Negli ultimi tempi, ogni volta che si sfogliano giornali e riviste alla moda e si leggono notizie o pettegolezzi sui vari personaggi pubblici, veniamo informati che il tale attore o la tale attrice stanno recandosi a Miami o ne sono appena tornati.
Nelle interviste televisive si sente spesso parlare di Miami, come di un luogo in cui il divertimento, il riposo, il raggiungimento dell’anonimato e la possibilità di vivere una vita normale rappresentano una realtà.
Anche autorevoli personaggi del giornalismo ne parlano magnificando tutte le opportunità, che vengono offerte ed informano sulla campagna acquisti di immobili, che sta avendo luogo in questa città, da parte degli italiani.
Io ho particolare attrazione per gli Stati Uniti ed ho sempre apprezzato il fatto, che le grandi città di questa splendida nazione si sviluppassero singolarmente ed ognuna di loro assumesse una precisa fisionomia.
Più di una ventina d’anni fa ho seguito con interesse e compiacimento la serie televisiva Miami Vice. Ho ammirato le stupende viste panoramiche, che venivano proposte su questa città. Veramente incantevole!

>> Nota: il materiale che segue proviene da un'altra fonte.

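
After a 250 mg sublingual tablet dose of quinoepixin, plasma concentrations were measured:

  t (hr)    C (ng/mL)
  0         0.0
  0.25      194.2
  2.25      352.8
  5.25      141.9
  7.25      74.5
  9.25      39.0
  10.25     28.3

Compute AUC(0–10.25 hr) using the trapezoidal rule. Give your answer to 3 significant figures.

Trapezoidal AUC_0→10.25:
  [0→0.25]: (0.0+194.2)/2 × 0.25 = 24.275
  [0.25→2.25]: (194.2+352.8)/2 × 2 = 547.0
  [2.25→5.25]: (352.8+141.9)/2 × 3 = 742.05
  [5.25→7.25]: (141.9+74.5)/2 × 2 = 216.4
  [7.25→9.25]: (74.5+39.0)/2 × 2 = 113.5
  [9.25→10.25]: (39.0+28.3)/2 × 1 = 33.65
  Sum = 1676.875 ng/mL·hr

AUC = 1680 ng/mL·hr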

Ma, nella mia testolina di provinciale, ho sempre pensato che la luce della Florida fosse come quella della Riviera Romagnola (tutte e due volte ad est). Spesso ho pensato anche che, molto più in piccolo e come stile di vita, Riccione assomigliasse a Miami. So che può sembrare una stupidaggine, ma la sensazione del divertimento, a mio parere, dovrebbe essere simile. Miami è naturalmente più elitaria. I grattacieli e le lagune non sono comparabili con quelli di Riccione. Ma l’entroterra con colline e castelli nei paraggi di Riccione non vogliamo considerarli?
Se dovessi decidere di andare negli States, non andrei quindi a Miami, perché qualcosa di, pur lontanamente, similare ce l’abbiamo già in Italia.